Segundo o porta-voz da Direcção Provincial da Educação, Faruk Carimo, a reposição foi possível graças à rápida intervenção do Governo e dos seus parceiros, que asseguraram a entrega integral dos livros antes do início do próximo ano lectivo.
“Perdemos cerca de 100 mil livros que estavam destinados aos distritos de Mogincual e Liúpo. O camião despistou-se e o material ardeu completamente. Mas posso assegurar que todos esses livros já foram repostos. Hoje, as escolas desses distritos já têm os manuais necessários”, explicou Faruk Carimo.
Citado pelo Jornal Rigor, o responsável referiu que, após a reposição, a Direcção Provincial da Educação reforçou as medidas de controlo e segurança no transporte de material escolar, com vista a evitar a repetição de situações semelhantes.
“Aprendemos com esse episódio. Agora, o transporte dos livros é feito com maior coordenação e acompanhamento técnico. Os distritos de difícil acesso estão a ser priorizados, para garantir que o material chegue em segurança e a tempo”, afirmou.
De acordo com Faruk Carimo, até ao momento já foram distribuídos 552 834 livros escolares pelos distritos da província, o que representa 17,7% do total previsto para o presente ciclo lectivo.
“Neste momento, já temos mais de meio milhão de livros nos distritos. A distribuição começou mais cedo este ano, o que é importante porque, quando as chuvas começarem, queremos ter todos os livros nas escolas. Estamos a trabalhar para que nenhuma criança inicie o próximo ano lectivo sem material didáctico”, destacou.

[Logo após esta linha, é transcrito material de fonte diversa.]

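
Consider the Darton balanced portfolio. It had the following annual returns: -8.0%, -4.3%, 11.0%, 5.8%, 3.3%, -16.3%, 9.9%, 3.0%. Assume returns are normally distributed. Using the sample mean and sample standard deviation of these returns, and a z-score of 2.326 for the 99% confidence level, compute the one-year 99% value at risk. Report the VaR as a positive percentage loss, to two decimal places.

r̄ = (-8 − 4.3 + 11 + 5.8 + 3.3 − 16.3 + 9.9 + 3) / 8 = 4.40 / 8 = 0.5500%
Σ(r − r̄)² = (-8 − 0.5500)² + (-4.3 − 0.5500)² + (11 − 0.5500)² + … = 618.3000
σ = √[618.3000 / 7] = 9.3983%
VaR = −(r̄ − z·σ) = −(0.5500 − 2.326 × 9.3983) = −(-21.3104) = 21.3104%

21.31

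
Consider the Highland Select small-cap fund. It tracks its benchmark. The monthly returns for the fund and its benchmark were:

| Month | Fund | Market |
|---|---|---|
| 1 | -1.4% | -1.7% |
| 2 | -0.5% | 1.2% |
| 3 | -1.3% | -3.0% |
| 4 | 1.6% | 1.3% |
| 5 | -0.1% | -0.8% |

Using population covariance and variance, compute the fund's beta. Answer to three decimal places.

0.492

r̄p = -0.3400%,  r̄m = -0.6000%
Cov = Σ(rp − r̄p)(rm − r̄m) / 5 = 1.3640
Var(rm) = Σ(rm − r̄m)² / 5 = 2.7720
β = Cov / Var = 1.3640 / 2.7720 = 0.4921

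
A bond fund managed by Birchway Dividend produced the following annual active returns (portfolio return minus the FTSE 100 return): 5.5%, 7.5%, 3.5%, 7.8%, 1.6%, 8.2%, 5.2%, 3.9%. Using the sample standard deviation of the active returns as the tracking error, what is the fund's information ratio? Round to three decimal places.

r̄ = (5.5 + 7.5 + 3.5 + 7.8 + 1.6 + 8.2 + 5.2 + 3.9) / 8 = 43.20 / 8 = 5.4000%
Sample std dev = √[38.3600 / 7] = 2.3409%
IR = r̄ / tracking error = 5.4000 / 2.3409 = 2.3068

2.307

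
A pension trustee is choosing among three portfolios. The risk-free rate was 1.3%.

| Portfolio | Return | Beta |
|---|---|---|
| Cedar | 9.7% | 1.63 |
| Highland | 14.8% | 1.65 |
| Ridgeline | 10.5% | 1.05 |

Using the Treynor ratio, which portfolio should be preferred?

Cedar: Treynor = (9.7% − 1.3%) / 1.63 = 5.153
Highland: Treynor = (14.8% − 1.3%) / 1.65 = 8.182
Ridgeline: Treynor = (10.5% − 1.3%) / 1.05 = 8.762
Highest: Ridgeline (8.762).

Ridgeline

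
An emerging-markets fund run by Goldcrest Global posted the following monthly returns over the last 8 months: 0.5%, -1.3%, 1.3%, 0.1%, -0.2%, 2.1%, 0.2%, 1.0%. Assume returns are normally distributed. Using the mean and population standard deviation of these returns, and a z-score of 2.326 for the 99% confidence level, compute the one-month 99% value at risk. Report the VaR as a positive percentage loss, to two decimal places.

μ = (0.5 − 1.3 + 1.3 + 0.1 − 0.2 + 2.1 + 0.2 + 1) / 8 = 0.4625%
Σ(r − μ)² = 7.4188; population σ = √(7.4188/8) = 0.9630%
VaR = −(μ − z·σ) = −(0.4625 − 2.326 × 0.9630) = −(-1.7774) = 1.7774%

1.78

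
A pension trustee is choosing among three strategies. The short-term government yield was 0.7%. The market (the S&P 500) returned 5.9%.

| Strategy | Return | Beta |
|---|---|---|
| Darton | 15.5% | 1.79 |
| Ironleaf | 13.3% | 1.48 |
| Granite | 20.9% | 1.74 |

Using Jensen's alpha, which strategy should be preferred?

Granite

Darton: α = 15.5% − [0.7% + 1.79 × (5.9% − 0.7%)] = 5.492
Ironleaf: α = 13.3% − [0.7% + 1.48 × (5.9% − 0.7%)] = 4.904
Granite: α = 20.9% − [0.7% + 1.74 × (5.9% − 0.7%)] = 11.152
Highest: Granite (11.152).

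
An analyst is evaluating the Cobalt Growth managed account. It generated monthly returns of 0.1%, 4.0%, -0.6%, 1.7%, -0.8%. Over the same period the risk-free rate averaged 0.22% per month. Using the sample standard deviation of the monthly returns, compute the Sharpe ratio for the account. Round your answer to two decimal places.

Mean return r̄ = 4.40 / 5 = 0.8800%
Σ(r − r̄)² = (0.1 − 0.8800)² + (4 − 0.8800)² + … = 16.0280
σ = √[16.0280 / 4] = 2.0017%
Sharpe = (r̄ − rf) / σ = (0.8800 − 0.22) / 2.0017 = 0.6600 / 2.0017 = 0.3297

0.33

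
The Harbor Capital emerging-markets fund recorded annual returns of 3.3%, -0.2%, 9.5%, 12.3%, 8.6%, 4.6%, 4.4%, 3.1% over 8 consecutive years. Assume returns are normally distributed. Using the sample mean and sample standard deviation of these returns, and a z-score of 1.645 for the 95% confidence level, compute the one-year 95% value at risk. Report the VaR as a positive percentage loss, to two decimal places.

1.01

Mean return r̄ = 45.60 / 8 = 5.7000%
Sample σ = √[Σ(r − r̄)² / 7] = √[116.6400 / 7] = √16.6629 = 4.0820%
VaR = −(r̄ − z·σ) = −(5.7000 − 1.645 × 4.0820) = −(-1.0149) = 1.0149%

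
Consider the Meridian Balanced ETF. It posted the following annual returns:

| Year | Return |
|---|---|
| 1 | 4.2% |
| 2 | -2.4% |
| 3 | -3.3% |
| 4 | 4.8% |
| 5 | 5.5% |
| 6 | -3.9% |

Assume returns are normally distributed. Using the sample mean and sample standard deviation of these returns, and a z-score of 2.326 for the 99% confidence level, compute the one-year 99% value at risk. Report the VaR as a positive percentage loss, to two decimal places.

Mean return μ = 4.90 / 6 = 0.8167%
Σ(r − μ)² = (4.2 − 0.8167)² + (-2.4 − 0.8167)² + (-3.3 − 0.8167)² + … = 98.7883
sample σ = √(98.7883 / 5) = √19.7577 = 4.4450%
VaR = −(μ − z·σ) = −(0.8167 − 2.326 × 4.4450) = −(-9.5224) = 9.5224%

9.52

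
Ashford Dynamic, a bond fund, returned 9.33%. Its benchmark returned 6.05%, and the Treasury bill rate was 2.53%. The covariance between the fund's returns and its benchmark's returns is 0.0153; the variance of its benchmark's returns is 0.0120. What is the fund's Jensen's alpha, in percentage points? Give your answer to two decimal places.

β = Cov / Var = 0.0153 / 0.0120 = 1.2750
E[R] = Rf + β(Rm − Rf) = 2.53% + 1.2750 × (6.05% − 2.53%) = 7.0180%
α = Rp − E[R] = 9.33% − 7.0180% = 2.3120

2.31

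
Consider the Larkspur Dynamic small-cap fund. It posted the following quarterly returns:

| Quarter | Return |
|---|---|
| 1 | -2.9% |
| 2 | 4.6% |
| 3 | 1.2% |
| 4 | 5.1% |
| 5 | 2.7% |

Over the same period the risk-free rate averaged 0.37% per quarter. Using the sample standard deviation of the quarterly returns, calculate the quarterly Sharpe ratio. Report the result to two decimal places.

0.55

r̄ = (-2.9 + 4.6 + 1.2 + 5.1 + 2.7) / 5 = 2.1400%
Σ(r − r̄)² = (-2.9 − 2.1400)² + (4.6 − 2.1400)² + (1.2 − 2.1400)² + … = 41.4120
sample σ = √(41.4120 / 4) = √10.3530 = 3.2176%
Sharpe = (r̄ − rf) / σ = (2.1400 − 0.37) / 3.2176 = 1.7700 / 3.2176 = 0.5501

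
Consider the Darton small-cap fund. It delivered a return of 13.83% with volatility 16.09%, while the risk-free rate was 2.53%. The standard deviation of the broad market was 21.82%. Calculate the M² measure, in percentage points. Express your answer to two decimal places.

Sharpe = (Rp − Rf) / σp = (13.83% − 2.53%) / 16.09% = 0.7023
M² = Rf + Sharpe × σm = 2.53% + 0.7023 × 21.82% = 17.8542%

17.85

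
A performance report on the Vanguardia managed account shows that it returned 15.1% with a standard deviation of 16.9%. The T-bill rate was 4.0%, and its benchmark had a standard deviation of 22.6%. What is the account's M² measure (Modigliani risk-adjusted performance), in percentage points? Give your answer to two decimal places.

Sharpe = (Rp − Rf) / σp = (15.1% − 4.0%) / 16.9% = 0.6568
M² = Rf + Sharpe × σm = 4.0% + 0.6568 × 22.6% = 18.8437%

18.84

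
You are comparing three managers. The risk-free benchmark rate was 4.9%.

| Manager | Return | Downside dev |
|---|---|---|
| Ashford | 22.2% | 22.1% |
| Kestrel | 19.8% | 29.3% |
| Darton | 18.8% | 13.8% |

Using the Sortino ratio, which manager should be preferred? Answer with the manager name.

Darton

Ashford: Sortino ratio = (22.2% − 4.9%) / 22.1% = 0.783
Kestrel: Sortino ratio = (19.8% − 4.9%) / 29.3% = 0.509
Darton: Sortino ratio = (18.8% − 4.9%) / 13.8% = 1.007
Highest: Darton (1.007).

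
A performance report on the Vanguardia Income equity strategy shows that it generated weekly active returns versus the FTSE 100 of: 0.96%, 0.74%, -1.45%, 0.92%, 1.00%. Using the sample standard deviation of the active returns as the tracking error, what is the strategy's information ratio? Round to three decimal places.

r̄ = (0.96 + 0.74 − 1.45 + 0.92 + 1) / 5 = 2.170 / 5 = 0.4340%
Sample σ = √[Σ(r − r̄)² / 4] = √[4.4763 / 4] = √1.1191 = 1.0579%
IR = r̄ / tracking error = 0.4340 / 1.0579 = 0.4102

0.410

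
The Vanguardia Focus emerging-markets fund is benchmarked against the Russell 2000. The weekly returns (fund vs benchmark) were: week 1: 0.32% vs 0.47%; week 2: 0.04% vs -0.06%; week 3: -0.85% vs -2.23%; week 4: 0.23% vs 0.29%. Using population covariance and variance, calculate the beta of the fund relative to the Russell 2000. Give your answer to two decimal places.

0.43

r̄p = -0.0650%,  r̄m = -0.3825%
Cov = Σ(rp − r̄p)(rm − r̄m) / 4 = 0.5027
Var(rm) = Σ(rm − r̄m)² / 4 = 1.1741
β = Cov / Var = 0.5027 / 1.1741 = 0.4282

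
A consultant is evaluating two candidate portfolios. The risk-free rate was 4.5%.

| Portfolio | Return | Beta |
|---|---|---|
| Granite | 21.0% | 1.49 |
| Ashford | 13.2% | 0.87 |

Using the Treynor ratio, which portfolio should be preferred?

Granite

Granite: Treynor = (21.0% − 4.5%) / 1.49 = 11.074
Ashford: Treynor = (13.2% − 4.5%) / 0.87 = 10.000
Highest: Granite (11.074).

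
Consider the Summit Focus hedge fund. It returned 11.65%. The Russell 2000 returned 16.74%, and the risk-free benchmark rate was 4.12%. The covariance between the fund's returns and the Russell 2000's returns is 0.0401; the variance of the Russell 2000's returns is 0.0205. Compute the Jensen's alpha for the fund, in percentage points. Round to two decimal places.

β = Cov / Var = 0.0401 / 0.0205 = 1.9561
E[R] = Rf + β(Rm − Rf) = 4.12% + 1.9561 × (16.74% − 4.12%) = 28.8060%
α = Rp − E[R] = 11.65% − 28.8060% = -17.1560

-17.16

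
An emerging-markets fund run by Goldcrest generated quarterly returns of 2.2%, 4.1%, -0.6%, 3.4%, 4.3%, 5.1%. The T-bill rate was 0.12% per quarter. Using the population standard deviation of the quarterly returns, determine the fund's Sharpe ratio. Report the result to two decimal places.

1.58

r̄ = (2.2 + 4.1 − 0.6 + 3.4 + 4.3 + 5.1) / 6 = 3.0833%
Σ(r − r̄)² = (2.2 − 3.0833)² + (4.1 − 3.0833)² + … = 21.0283
σ = √[21.0283 / 6] = 1.8721%
Sharpe = (r̄ − rf) / σ = (3.0833 − 0.12) / 1.8721 = 2.9633 / 1.8721 = 1.5829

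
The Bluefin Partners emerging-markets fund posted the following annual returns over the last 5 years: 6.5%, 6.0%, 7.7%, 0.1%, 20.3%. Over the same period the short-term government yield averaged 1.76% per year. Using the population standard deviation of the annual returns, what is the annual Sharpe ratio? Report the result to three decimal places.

r̄ = (6.5 + 6 + 7.7 + 0.1 + 20.3) / 5 = 40.60 / 5 = 8.1200%
Population std dev = √[219.9680 / 5] = 6.6328%
Sharpe = (r̄ − rf) / σ = (8.1200 − 1.76) / 6.6328 = 6.3600 / 6.6328 = 0.9589

0.959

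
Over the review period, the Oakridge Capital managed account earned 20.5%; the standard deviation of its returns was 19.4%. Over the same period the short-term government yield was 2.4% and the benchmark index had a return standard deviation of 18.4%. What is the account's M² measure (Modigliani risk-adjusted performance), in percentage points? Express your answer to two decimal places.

19.57

Sharpe = (Rp − Rf) / σp = (20.5% − 2.4%) / 19.4% = 0.9330
M² = Rf + Sharpe × σm = 2.4% + 0.9330 × 18.4% = 19.5672%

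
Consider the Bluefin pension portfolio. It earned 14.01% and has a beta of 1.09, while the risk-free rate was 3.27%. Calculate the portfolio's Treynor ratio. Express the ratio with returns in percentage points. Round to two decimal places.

9.85

Treynor = (Rp − Rf) / β = (14.01% − 3.27%) / 1.09 = 10.74 / 1.09 = 9.8532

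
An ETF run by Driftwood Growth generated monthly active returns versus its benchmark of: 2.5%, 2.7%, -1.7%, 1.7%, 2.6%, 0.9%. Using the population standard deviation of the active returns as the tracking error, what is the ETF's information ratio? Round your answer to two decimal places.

Mean return r̄ = 8.70 / 6 = 1.4500%
Σ(r − r̄)² = 14.2750; population σ = √(14.2750/6) = 1.5425%
IR = r̄ / tracking error = 1.4500 / 1.5425 = 0.9400

0.94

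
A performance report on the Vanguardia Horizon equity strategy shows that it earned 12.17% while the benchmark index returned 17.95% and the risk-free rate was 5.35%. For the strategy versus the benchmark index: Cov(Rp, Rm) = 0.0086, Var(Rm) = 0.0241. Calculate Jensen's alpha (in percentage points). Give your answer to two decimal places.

2.32

β = Cov / Var = 0.0086 / 0.0241 = 0.3568
E[R] = Rf + β(Rm − Rf) = 5.35% + 0.3568 × (17.95% − 5.35%) = 9.8457%
α = Rp − E[R] = 12.17% − 9.8457% = 2.3243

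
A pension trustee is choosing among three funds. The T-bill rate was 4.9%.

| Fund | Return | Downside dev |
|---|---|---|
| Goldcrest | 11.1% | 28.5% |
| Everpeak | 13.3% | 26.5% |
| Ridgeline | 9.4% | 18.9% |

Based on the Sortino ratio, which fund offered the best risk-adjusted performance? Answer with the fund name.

Goldcrest: Sortino ratio = (11.1% − 4.9%) / 28.5% = 0.218
Everpeak: Sortino ratio = (13.3% − 4.9%) / 26.5% = 0.317
Ridgeline: Sortino ratio = (9.4% − 4.9%) / 18.9% = 0.238
Highest: Everpeak (0.317).

Everpeak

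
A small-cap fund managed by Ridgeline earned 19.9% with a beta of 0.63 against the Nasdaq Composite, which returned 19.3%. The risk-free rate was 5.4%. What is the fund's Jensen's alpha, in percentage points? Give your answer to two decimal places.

CAPM expected return = Rf + β(Rm − Rf) = 5.4% + 0.63 × (19.3% − 5.4%) = 5.4 + 0.63 × 13.90 = 14.1570%
Jensen's α = Rp − E[R] = 19.9% − 14.1570% = 5.7430

5.74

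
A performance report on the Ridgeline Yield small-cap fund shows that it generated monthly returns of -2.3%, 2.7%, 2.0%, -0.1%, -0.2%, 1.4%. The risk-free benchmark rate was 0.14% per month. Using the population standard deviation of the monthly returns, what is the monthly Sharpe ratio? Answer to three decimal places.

r̄ = (-2.3 + 2.7 + 2 − 0.1 − 0.2 + 1.4) / 6 = 0.5833%
Population std dev = √[16.5483 / 6] = 1.6607%
Sharpe = (r̄ − rf) / σ = (0.5833 − 0.14) / 1.6607 = 0.4433 / 1.6607 = 0.2669

0.267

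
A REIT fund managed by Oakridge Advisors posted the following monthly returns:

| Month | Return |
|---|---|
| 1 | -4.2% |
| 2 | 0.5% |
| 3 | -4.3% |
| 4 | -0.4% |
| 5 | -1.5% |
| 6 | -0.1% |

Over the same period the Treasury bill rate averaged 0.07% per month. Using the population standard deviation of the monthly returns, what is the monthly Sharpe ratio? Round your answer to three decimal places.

-0.904

r̄ = (-4.2 + 0.5 − 4.3 − 0.4 − 1.5 − 0.1) / 6 = -10.00 / 6 = -1.6667%
Σ(r − r̄)² = (-4.2 − (-1.6667))² + (0.5 − (-1.6667))² + … = 22.1333
population σ = √(22.1333 / 6) = √3.6889 = 1.9207%
Sharpe = (r̄ − rf) / σ = (-1.6667 − 0.07) / 1.9207 = -1.7367 / 1.9207 = -0.9042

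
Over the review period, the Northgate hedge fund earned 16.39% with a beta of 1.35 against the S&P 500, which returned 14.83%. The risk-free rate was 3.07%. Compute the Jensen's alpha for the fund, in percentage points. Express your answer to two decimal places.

-2.56

CAPM expected return = Rf + β(Rm − Rf) = 3.07% + 1.35 × (14.83% − 3.07%) = 3.07 + 1.35 × 11.76 = 18.9460%
Jensen's α = Rp − E[R] = 16.39% − 18.9460% = -2.5560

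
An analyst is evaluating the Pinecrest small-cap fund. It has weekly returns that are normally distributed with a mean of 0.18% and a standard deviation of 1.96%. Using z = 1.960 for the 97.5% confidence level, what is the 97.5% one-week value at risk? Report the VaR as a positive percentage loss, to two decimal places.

VaR (as % loss) = −(μ − z·σ) = −(0.18% − 1.960 × 1.96%) = −(-3.6616%) = 3.6616%

3.66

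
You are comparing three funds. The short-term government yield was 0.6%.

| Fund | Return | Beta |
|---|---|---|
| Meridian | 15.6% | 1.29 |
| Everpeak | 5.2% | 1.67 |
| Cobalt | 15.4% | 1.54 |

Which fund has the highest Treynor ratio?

Meridian: Treynor = (15.6% − 0.6%) / 1.29 = 11.628
Everpeak: Treynor = (5.2% − 0.6%) / 1.67 = 2.754
Cobalt: Treynor = (15.4% − 0.6%) / 1.54 = 9.610
Highest: Meridian (11.628).

Meridian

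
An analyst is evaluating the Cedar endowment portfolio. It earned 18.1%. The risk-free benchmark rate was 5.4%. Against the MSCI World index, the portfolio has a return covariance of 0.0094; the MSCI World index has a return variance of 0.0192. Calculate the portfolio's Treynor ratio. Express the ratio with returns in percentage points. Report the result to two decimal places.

25.94

β = Cov / Var = 0.0094 / 0.0192 = 0.4896
Treynor = (Rp − Rf) / β = (18.1% − 5.4%) / 0.4896 = 12.70 / 0.4896 = 25.9395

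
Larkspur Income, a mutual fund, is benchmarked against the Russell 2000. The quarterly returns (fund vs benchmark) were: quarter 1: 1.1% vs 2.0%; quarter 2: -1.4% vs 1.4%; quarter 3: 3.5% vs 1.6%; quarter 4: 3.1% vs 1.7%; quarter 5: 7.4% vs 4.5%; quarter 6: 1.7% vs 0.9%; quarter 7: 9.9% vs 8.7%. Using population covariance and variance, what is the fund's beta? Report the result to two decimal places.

r̄p = 3.6143%,  r̄m = 2.9714%
Cov = Σ(rp − r̄p)(rm − r̄m) / 7 = 8.1276
Var(rm) = Σ(rm − r̄m)² / 7 = 6.6220
β = Cov / Var = 8.1276 / 6.6220 = 1.2274

1.23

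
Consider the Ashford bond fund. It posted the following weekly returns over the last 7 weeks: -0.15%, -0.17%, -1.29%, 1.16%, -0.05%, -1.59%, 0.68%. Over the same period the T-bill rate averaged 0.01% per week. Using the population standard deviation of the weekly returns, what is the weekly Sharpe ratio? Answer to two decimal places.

-0.23

μ = (-0.15 − 0.17 − 1.29 + 1.16 − 0.05 − 1.59 + 0.68) / 7 = -0.2014%
Σ(r − μ)² = (-0.15 − (-0.2014))² + (-0.17 − (-0.2014))² + (-1.29 − (-0.2014))² + … = 5.7701
σ = √[5.7701 / 7] = 0.9079%
Sharpe = (μ − rf) / σ = (-0.2014 − 0.01) / 0.9079 = -0.2114 / 0.9079 = -0.2328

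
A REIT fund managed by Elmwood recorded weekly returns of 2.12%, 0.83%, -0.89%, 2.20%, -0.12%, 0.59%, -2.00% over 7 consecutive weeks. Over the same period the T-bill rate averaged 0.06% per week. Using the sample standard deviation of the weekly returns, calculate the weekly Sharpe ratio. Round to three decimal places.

0.215

Mean return r̄ = 2.730 / 7 = 0.3900%
Sample std dev = √[14.1132 / 6] = 1.5337%
Sharpe = (r̄ − rf) / σ = (0.3900 − 0.06) / 1.5337 = 0.3300 / 1.5337 = 0.2152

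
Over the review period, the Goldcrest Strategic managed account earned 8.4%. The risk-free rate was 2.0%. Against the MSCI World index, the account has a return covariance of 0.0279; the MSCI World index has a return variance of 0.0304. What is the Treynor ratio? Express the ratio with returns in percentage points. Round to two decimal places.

6.97

β = Cov / Var = 0.0279 / 0.0304 = 0.9178
Treynor = (Rp − Rf) / β = (8.4% − 2.0%) / 0.9178 = 6.40 / 0.9178 = 6.9732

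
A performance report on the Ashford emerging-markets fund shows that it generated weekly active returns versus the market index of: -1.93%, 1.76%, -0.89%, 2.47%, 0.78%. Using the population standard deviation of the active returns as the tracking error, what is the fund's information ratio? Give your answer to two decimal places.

0.27

Mean return μ = 2.190 / 5 = 0.4380%
Σ(r − μ)² = 13.3647; population σ = √(13.3647/5) = 1.6349%
IR = μ / tracking error = 0.4380 / 1.6349 = 0.2679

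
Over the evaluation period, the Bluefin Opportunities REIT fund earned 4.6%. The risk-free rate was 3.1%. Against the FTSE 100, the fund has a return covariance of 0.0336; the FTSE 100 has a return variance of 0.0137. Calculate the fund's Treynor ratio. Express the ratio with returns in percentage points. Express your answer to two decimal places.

0.61

β = Cov / Var = 0.0336 / 0.0137 = 2.4526
Treynor = (Rp − Rf) / β = (4.6% − 3.1%) / 2.4526 = 1.50 / 2.4526 = 0.6116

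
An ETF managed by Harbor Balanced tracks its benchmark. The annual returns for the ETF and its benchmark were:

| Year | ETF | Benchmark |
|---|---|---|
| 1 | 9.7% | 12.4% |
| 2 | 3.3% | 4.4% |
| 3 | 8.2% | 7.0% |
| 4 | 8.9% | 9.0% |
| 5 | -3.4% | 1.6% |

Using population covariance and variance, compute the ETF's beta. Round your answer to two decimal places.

1.21

r̄p = 5.3400%,  r̄m = 6.8800%
Cov = Σ(rp − r̄p)(rm − r̄m) / 5 = 16.6328
Var(rm) = Σ(rm − r̄m)² / 5 = 13.8016
β = Cov / Var = 16.6328 / 13.8016 = 1.2051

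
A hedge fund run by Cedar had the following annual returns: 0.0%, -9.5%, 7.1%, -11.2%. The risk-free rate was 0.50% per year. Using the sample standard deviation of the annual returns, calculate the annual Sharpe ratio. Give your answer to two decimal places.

Mean return r̄ = -13.60 / 4 = -3.4000%
Σ(r − r̄)² = (0 − (-3.4000))² + (-9.5 − (-3.4000))² + (7.1 − (-3.4000))² + … = 219.8600
σ = √[219.8600 / 3] = 8.5608%
Sharpe = (r̄ − rf) / σ = (-3.4000 − 0.5) / 8.5608 = -3.9000 / 8.5608 = -0.4556

-0.46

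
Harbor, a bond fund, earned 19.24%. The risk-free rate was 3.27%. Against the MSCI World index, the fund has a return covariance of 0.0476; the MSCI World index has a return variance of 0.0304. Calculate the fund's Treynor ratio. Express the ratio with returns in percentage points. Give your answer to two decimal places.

10.20

β = Cov / Var = 0.0476 / 0.0304 = 1.5658
Treynor = (Rp − Rf) / β = (19.24% − 3.27%) / 1.5658 = 15.97 / 1.5658 = 10.1993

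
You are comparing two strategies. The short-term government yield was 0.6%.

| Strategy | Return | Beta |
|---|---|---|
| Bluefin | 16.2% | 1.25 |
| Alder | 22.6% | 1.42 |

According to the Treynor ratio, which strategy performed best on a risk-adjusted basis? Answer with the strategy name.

Bluefin: Treynor = (16.2% − 0.6%) / 1.25 = 12.480
Alder: Treynor = (22.6% − 0.6%) / 1.42 = 15.493
Highest: Alder (15.493).

Alder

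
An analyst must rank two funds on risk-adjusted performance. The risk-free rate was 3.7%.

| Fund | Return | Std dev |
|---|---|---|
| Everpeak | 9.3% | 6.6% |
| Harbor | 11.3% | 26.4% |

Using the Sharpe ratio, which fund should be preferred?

Everpeak: Sharpe ratio = (9.3% − 3.7%) / 6.6% = 0.848
Harbor: Sharpe ratio = (11.3% − 3.7%) / 26.4% = 0.288
Highest: Everpeak (0.848).

Everpeak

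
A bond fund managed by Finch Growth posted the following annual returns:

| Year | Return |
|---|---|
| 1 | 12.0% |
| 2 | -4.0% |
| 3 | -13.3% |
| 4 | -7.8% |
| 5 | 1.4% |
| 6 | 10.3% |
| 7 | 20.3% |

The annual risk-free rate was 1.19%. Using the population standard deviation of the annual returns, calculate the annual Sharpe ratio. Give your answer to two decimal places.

0.14

r̄ = (12 − 4 − 13.3 − 7.8 + 1.4 + 10.3 + 20.3) / 7 = 2.7000%
Population std dev = √[866.8400 / 7] = 11.1281%
Sharpe = (r̄ − rf) / σ = (2.7000 − 1.19) / 11.1281 = 1.5100 / 11.1281 = 0.1357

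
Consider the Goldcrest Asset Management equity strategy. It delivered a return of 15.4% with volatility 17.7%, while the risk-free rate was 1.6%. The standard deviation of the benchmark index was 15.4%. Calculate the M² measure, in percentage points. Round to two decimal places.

13.61

Sharpe = (Rp − Rf) / σp = (15.4% − 1.6%) / 17.7% = 0.7797
M² = Rf + Sharpe × σm = 1.6% + 0.7797 × 15.4% = 13.6074%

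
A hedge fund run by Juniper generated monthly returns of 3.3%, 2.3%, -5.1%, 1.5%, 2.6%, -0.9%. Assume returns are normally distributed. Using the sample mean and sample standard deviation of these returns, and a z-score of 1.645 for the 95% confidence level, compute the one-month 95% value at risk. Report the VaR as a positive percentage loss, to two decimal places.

Mean return μ = 3.70 / 6 = 0.6167%
Σ(r − μ)² = 49.7283; sample σ = √(49.7283/5) = 3.1537%
VaR = −(μ − z·σ) = −(0.6167 − 1.645 × 3.1537) = −(-4.5711) = 4.5711%

4.57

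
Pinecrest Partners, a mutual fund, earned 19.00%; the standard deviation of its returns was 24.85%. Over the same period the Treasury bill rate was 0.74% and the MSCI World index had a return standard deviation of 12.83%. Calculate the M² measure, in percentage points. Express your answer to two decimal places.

Sharpe = (Rp − Rf) / σp = (19.00% − 0.74%) / 24.85% = 0.7348
M² = Rf + Sharpe × σm = 0.74% + 0.7348 × 12.83% = 10.1675%

10.17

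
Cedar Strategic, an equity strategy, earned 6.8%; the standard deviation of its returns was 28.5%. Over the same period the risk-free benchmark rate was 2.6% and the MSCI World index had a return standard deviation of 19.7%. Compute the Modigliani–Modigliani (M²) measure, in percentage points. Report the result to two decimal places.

Sharpe = (Rp − Rf) / σp = (6.8% − 2.6%) / 28.5% = 0.1474
M² = Rf + Sharpe × σm = 2.6% + 0.1474 × 19.7% = 5.5038%

5.50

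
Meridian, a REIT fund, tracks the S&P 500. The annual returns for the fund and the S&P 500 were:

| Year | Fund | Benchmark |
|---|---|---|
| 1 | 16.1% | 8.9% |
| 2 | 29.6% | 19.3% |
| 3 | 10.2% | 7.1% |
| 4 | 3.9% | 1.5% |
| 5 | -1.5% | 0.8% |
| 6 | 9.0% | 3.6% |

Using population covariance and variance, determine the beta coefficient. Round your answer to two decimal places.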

O porta-voz sublinhou que o processo conta com apoio do Governo central, do Banco Mundial e de parceiros locais, que têm assegurado os recursos logísticos e financeiros necessários para manter a regularidade na distribuição.
“A nossa meta é concluir a entrega até Dezembro, de modo que, em Janeiro, todas as escolas estejam completamente equipadas. É um esforço conjunto que demonstra o compromisso do Governo com a qualidade da educação”, concluiu.